Hello! My husband had a couple days off from work earlier this week, so we headed back to northern Michigan for another look around (we'd gone there in August for an overnight trip).
Headed to Traverse City first - forgot to take photos, sorry about that. I would have liked some pics of the parking lot near the edge of the downtown area that appears to be the domain of the local food trucks. I know that in some cities there's been hassles over where food trucks should park, so having them all in one location seems to be a practical solution! We'd already had lunch on the way up north, so I didn't buy any food truck goodies, but it's something to keep in mind for another visit.
Poked around the various shops in the downtown area; didn't buy anything but enjoyed window shopping. It was interesting to note what a difference seven weeks can make - that's when we were last there. At that time, pre-Labor Day, downtown Traverse City was swarming with people. Not so much this past Sunday, but most of the stores were still open.

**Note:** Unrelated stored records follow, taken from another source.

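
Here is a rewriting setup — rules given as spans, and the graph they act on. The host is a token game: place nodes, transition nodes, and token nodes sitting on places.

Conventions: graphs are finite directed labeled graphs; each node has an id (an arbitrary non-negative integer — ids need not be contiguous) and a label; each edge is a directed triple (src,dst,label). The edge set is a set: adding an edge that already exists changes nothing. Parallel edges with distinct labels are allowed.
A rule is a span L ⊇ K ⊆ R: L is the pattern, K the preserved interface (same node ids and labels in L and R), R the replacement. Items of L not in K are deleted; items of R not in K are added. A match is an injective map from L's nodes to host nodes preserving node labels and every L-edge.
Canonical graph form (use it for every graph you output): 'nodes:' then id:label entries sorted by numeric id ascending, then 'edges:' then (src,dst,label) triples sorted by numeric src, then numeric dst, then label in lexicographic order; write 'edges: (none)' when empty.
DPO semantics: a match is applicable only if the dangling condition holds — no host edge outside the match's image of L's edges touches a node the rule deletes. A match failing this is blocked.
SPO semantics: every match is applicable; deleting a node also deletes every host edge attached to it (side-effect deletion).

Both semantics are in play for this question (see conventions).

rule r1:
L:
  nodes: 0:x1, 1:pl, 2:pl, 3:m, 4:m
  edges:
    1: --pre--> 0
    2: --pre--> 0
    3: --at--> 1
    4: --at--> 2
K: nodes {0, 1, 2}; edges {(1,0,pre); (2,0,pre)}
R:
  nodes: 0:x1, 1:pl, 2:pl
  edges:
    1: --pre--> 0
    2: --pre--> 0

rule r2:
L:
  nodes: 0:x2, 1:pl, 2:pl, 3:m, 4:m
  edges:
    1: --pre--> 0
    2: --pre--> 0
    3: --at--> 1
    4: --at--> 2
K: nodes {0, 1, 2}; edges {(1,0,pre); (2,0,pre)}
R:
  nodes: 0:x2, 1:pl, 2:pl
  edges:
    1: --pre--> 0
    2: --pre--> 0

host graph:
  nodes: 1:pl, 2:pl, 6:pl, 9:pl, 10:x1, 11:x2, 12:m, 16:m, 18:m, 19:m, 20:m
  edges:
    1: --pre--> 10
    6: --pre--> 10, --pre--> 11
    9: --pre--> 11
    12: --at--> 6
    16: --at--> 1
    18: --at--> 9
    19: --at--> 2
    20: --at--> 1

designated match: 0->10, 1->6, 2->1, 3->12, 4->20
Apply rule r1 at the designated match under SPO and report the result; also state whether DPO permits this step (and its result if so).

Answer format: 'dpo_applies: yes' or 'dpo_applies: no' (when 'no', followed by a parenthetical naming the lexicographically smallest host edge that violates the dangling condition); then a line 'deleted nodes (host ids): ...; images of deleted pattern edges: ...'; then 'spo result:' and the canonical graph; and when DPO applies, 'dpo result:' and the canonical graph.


dpo_applies: yes
deleted nodes (host ids): 12, 20; images of deleted pattern edges: (12,6,at); (20,1,at)
spo result:
nodes: 1:pl, 2:pl, 6:pl, 9:pl, 10:x1, 11:x2, 16:m, 18:m, 19:m
edges: (1,10,pre); (6,10,pre); (6,11,pre); (9,11,pre); (16,1,at); (18,9,at); (19,2,at)
dpo result:
nodes: 1:pl, 2:pl, 6:pl, 9:pl, 10:x1, 11:x2, 16:m, 18:m, 19:m
edges: (1,10,pre); (6,10,pre); (6,11,pre); (9,11,pre); (16,1,at); (18,9,at); (19,2,at)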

We drove over to Short's microbrewery in nearby Bellaire for dinner once more. Again, not as crowded as it'd been during the last visit, so we didn't have as much trouble finding a place to sit. Good food, good beers.
We stayed at the Hampton Inn in Traverse City Sunday night. It's located across the road from the east arm of Grand Traverse Bay (part of Lake Michigan); how cool is that? We took advantage of the nearby pedestrian overpass to cross the road and walk along the beach for awhile.
The pedestrian overpass is for the benefit of campers staying at the Keith J. Charters Traverse City State Park, down the road from the hotel. As we passed the park entrance on our way to the pedestrian overpass, we saw a sign advertising trick-or-treating at the park. It was to occur sometime that day, I think; nice bonus for families staying there that weekend!
We drove up to Petoskey Monday. More window shopping, although I did buy a used book at the Petoskey Public Library. (always good to support those institutions!)I was also intrigued by a particular category of items being sold at Meyer Home & Hardware: supplies for maple sugaring. That's not something I've typically seen in hardware stores.
One year when our daughter was grade school, she learned about maple sugaring. As part of the lesson, she was told that although sugar maples are the type typically tapped, other maples can be tapped as well. We have a huge silver maple tree in our backyard, and I've thought from time to time that it'd be fun to tap it and make my own maple syrup. Was tempted to buy the supplies I saw at Meyer Home & Hardware, but decided I'd better read up on maple syruping before I purchased the equipment.
Did manage to take a couple of photos around downtown Petoskey:
This sign was outside a home interior store, naturally to encourage people to update their decors. In my case, a current remodeling of two rooms will give me a reason to "evolve our home".
Fall decor was evident outside many of the businesses:
Also saw corn shocks, scarecrows and more. I admit, I'm too cheap to go whole hog when it comes to decorating with pumpkins, gourds, corn and the like, but I enjoy seeing others' fall displays!
Since we weren't too far from the Straits of Mackinac, my husband decided we ought to drive up there to see one of the enduring symbols of the state of Michigan:
For those readers not familiar with the above structure, it's the Mackinac Bridge, whose five mile length connects the Upper and Lower Peninsulas of Michigan (the land mass seen in the photo is the Upper Peninsula). Before the bridge opened in 1957, car ferries were the typical means of crossing the Straits of Mackinac. (and again, for those not familiar with the region, the Straits of Mackinac is a narrow waterway of Great Lakes Michigan and Huron).
Here's a longer view of the bridge:
It's pretty awesome to behold! We've been on it many times, but didn't cross over to the Upper Peninsula this day. Instead, we walked around on the waterfront park, which is part of the Fort Michilimackinac State Park.
The main feature of this state park is the reconstructed 18th C fort. Saw a banner near its entrance advertising "Fort Fright", two evenings of scary activities this coming weekend. It'd be a perfect setting for that sort of thing, I bet! If I lived there I'd certainly think it was worth checking out.
Turning our attention away from the bridge, we saw this:
Also part of the state park is the Old Mackinac Point Lighthouse. The fog signal dates from 1890 and the lighthouse was added a couple of years later. Deactivation occurred after 1957 after the Mackinac Bridge was opened. The bridge is lighted at night, so it became the "lighthouse" of the straits.
Old Mackinac Point Lighthouse became part of Fort Michilimackinac State Park in 1960. Like the fort, it's open for tours, but it was getting late in the afternoon, so we opted for photos instead.
Headed back toward Cadillac and spent the night there. No lakeside view at the Hampton Inn there, but we were fortunate in that the local farmer's market was in operation the next morning. It's smaller than the one in our town, but we still got some great deals on broccoli and hot peppers.
It had been a short trip, but still a nice one!